Mais, chez les gentils, plusieurs sectes n’avaient aucun frein les sceptiques doutaient de tout; les académiciens suspendaient leur jugement sur tout; les épicuriens étaient persuadés que la Divinité ne pouvait se mêler des affaires des hommes, et, dans le fond, ils n’admettaient aucune divinité. Ils étaient convaincus que l’âme n’est point une substance, mais une faculté qui naît et qui périt avec le corps; par conséquent ils n’avaient aucun joug que celui de la morale et de l’honneur. Les sénateurs et les chevaliers romains étaient de véritables athées, car les dieux n’existaient pas pour des hommes qui ne craignaient ni n’espéraient rien d’eux. Le sénat romain était donc réellement une assemblée d’athées du temps de César et de Cicéron.
Ce grand orateur, dans sa harangue pour Cluentius, dit à tout le sénat assemblé: Quel mal lui fait la mort? nous rejetons toutes les fables ineptes des enfers: qu’est-ce donc que la mort lui a ôté? rien que le sentiment des douleurs.

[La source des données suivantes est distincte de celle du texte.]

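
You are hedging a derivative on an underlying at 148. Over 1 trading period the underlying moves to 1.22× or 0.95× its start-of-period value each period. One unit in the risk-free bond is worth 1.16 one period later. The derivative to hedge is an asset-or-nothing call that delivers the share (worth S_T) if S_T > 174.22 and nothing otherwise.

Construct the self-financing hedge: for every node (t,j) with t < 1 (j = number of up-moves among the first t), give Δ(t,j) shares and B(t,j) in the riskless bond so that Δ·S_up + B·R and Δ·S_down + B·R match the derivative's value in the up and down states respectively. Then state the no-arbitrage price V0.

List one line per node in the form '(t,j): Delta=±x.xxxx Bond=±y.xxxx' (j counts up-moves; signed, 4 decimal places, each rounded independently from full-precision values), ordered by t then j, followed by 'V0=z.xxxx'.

(0,0): Delta=4.5185 Bond=-547.6756
V0=121.0651

Since d<R<u, set p* = (R−d)/(u−d) = 0.7778; price each node as the discounted p*-expectation of its children.
Terminal payoffs: V(1,0)=0.0000, V(1,1)=180.5600
Node (0,0) S=148.0000: V=(p*·180.5600+(1−p*)·0.0000)/1.16=121.0651; Δ=(180.5600−0.0000)/(180.5600−140.6000)=4.5185; B=V−Δ·S=-547.6756
Root portfolio cost Δ·148+B reproduces V0=121.0651.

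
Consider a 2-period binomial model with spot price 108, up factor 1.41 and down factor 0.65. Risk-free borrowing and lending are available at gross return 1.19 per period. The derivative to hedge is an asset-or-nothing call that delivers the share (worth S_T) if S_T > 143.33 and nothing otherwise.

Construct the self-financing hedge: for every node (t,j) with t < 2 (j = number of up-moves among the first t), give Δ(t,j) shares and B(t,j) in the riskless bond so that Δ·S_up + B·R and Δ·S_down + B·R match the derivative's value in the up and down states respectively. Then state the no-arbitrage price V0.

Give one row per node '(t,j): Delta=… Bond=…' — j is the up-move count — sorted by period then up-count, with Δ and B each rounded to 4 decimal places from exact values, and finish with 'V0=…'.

(0,0): Delta=1.5619 Bond=-92.1400
(1,0): Delta=0.0000 Bond=0.0000
(1,1): Delta=1.8553 Bond=-154.3174
V0=76.5470

Risk-neutral probability p* = (R−d)/(u−d) = (1.19−0.65)/(1.41−0.65) = 0.7105.
Terminal payoffs: V(2,0)=0.0000, V(2,1)=0.0000, V(2,2)=214.7148
Node (1,0) S=70.2000: V=(p*·0.0000+(1−p*)·0.0000)/1.19=0.0000; Δ=(0.0000−0.0000)/(98.9820−45.6300)=0.0000; B=V−Δ·S=0.0000
Node (1,1) S=152.2800: V=(p*·214.7148+(1−p*)·0.0000)/1.19=128.2021; Δ=(214.7148−0.0000)/(214.7148−98.9820)=1.8553; B=V−Δ·S=-154.3174
Node (0,0) S=108.0000: V=(p*·128.2021+(1−p*)·0.0000)/1.19=76.5470; Δ=(128.2021−0.0000)/(152.2800−70.2000)=1.5619; B=V−Δ·S=-92.1400
Root portfolio cost Δ·108+B reproduces V0=76.5470.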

César, l’ami de Catilina, voulant sauver la vie de son ami contre ce même Cicéron, ne lui objecte-t-il pas que ce n’est point punir un criminel que de le faire mourir, que la mort n’est rien, que c’est seulement la fin de nos maux, que c’est un moment plus heureux que fatal? Cicéron et tout le sénat ne se rendent-ils pas à ces raisons? Les vainqueurs et les législateurs de l’univers connu formaient donc visiblement une société d’hommes qui ne craignaient rien des dieux, qui étaient de véritables athées.

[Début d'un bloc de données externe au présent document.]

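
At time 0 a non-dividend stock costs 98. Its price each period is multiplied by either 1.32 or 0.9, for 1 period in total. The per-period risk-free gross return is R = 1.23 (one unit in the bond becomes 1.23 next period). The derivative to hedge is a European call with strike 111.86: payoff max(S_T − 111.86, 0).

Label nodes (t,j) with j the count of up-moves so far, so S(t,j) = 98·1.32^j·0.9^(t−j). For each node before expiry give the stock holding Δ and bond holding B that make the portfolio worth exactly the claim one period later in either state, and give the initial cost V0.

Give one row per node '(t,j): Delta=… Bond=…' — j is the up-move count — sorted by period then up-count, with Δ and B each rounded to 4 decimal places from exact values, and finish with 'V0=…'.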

Bayle examine ensuite si l’idolâtrie est plus dangereuse que l’athéisme; si c’est un crime plus grand de ne point croire à la Divinité que d’avoir d’elle des opinions indignes: il est en cela du sentiment de Plutarque; il croit qu’il vaut mieux n’avoir nulle opinion qu’une mauvaise opinion; mais, n’en déplaise à Plutarque, il est évident qu’il valait infiniment mieux pour les Grecs de craindre Cérès, Neptune et Jupiter, que de ne rien craindre du tout. Il est clair que la sainteté des serments est nécessaire, et qu’on doit se fier davantage à ceux qui pensent qu’un faux serment sera puni, qu’à ceux qui pensent qu’ils peuvent faire un faux serment avec impunité. Il est indubitable que, dans une ville policée, il est infiniment plus utile d’avoir une religion, même mauvaise, que de n’en avoir point du tout.

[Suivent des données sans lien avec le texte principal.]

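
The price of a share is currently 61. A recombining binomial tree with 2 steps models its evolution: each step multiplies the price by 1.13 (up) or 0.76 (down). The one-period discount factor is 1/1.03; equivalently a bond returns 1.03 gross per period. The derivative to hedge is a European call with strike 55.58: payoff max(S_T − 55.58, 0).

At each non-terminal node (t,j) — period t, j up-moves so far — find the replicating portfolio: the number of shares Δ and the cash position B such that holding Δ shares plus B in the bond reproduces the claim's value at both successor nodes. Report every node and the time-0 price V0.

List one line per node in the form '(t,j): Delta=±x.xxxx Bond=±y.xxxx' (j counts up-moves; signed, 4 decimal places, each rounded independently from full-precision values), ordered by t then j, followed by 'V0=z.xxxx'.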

Il paraît donc que Bayle devait plutôt examiner quel est le plus dangereux, du fanatisme, ou de l’athéisme. Le fanatisme est certainement mille fois plus funeste; car l’athéisme n’inspire point de passion sanguinaire, mais le fanatisme en inspire; l’athéisme ne s’oppose pas aux crimes, mais le fanatisme les fait commettre. Supposons, avec l’auteur du Commentarium rerum Gallicarum, que le chancelier de L’Hospital fût athée; il n’a fait que de sages lois, et n’a conseillé que la modération et la concorde: les fanatiques commirent les massacres de la Saint-Barthélemy. Hobbes passa pour un athée; il mena une vie tranquille et innocente: les fanatiques de son temps inondèrent de sang l’Angleterre, l’Écosse, et l’Irlande. Spinosa était non seulement athée, mais il enseigna l’athéisme: ce ne fut pas lui assurément qui eut part à l’assassinat juridique de Barneveldt; ce ne fut pas lui qui déchira les deux frères de Wit en morceaux, et qui les mangea sur le gril.
Les athées sont pour la plupart des savants hardis et égarés qui raisonnent mal, et qui, ne pouvant comprendre la création, l’origine du mal, et d’autres difficultés, ont recours à l’hypothèse de l’éternité des choses et de la nécessité.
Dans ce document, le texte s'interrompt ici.